Tarsnap cryptography
When a system is first registered with the Tarsnap server, the tarsnap-keygen utility — as the name suggests — generates cryptographic keys for the system to use. These keys form the backbone of Tarsnap's security: Without them, it is (given the current state of the art of cryptography) infeasible for anyone (either an attacker, or you, should you lose your copy of the keys) to either decrypt archives or — equally important — create archives which will be recognized as valid.
The cryptographic keys used by Tarsnap include:
- A 2048-bit RSA key used for signing archives. This is used in combination with SHA256 and a Merkle hash tree to verify the authenticity of stored archives. (Cryptographers: RSASSA-PSS is used, with SHA256 as the hash function.)
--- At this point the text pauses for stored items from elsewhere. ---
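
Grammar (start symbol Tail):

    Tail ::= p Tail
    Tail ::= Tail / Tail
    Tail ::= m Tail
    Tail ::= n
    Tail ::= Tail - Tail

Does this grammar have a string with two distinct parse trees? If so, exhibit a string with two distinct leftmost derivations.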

- A 2048-bit RSA key used for encrypting session keys. All the data which the Tarsnap client sends to the server to store is encrypted with per-archive random AES-256 keys; those keys are encrypted with this RSA key and attached to the stored data. (Cryptographers: RSAES-OAEP is used to encrypt the session keys, using MGF1 and SHA256, and the padding verification performed when decrypting is carefully written to be free of timing side channels. The AES-256 keys are used in CTR mode, with sequentially incrementing nonces — generating a new AES-256 key for each session ensures that a key-nonce pair will never be used twice.)
- A 256-bit HMAC-SHA256 key used to protect each individual block of data from tampering. From a cryptographic perspective, this is unnecessary, since a Merkle hash tree protects each archive; but data is compressed using zlib before being stored, so this provides protection against a theoretical attacker who can tamper with stored data and has found a security flaw in zlib decoding. (The zlib decoding process is quite complex — for that matter, the same is true of all decompression algorithms — and such complex code has a relatively large risk of having security vulnerabilities, hence the decision to add an extra layer of security here.)
- Two 256-bit HMAC-SHA256 keys used to generate names for blocks of data stored. Tarsnap uses the same reference-by-hash trick as the author's Portsnap and FreeBSD Update utilities; using HMACs instead of raw SHA256 hashes prevents any information from leaking via the hashes. (Why two keys? One is used to hash data, and the other is used to hash archive names. Yes, that's right, even the names of archives are stored securely.)
- Three 256-bit HMAC-SHA256 keys used to sign requests sent by the Tarsnap client to the Tarsnap server: One used for writes, one used for reads, and one used for deletes. These are the only keys sent to the Tarsnap server by tarsnap-keygen.
The Tarsnap client-server protocol avoids the complexity of SSL by using a streamlined protocol which:
- Doesn't use certificates, since the Tarsnap server key is securely pre-distributed as part of the Tarsnap client.
- Only supports a single key exchange algorithm, equivalent to SSL using an RSA_DH certificate. (The Diffie-Hellman exchange is computed using the 2048-bit 'group 14' modulus.)
- Only supports a single set of cryptographic primitives (AES-256 in CTR mode for encryption; HMAC-SHA256 for authentication).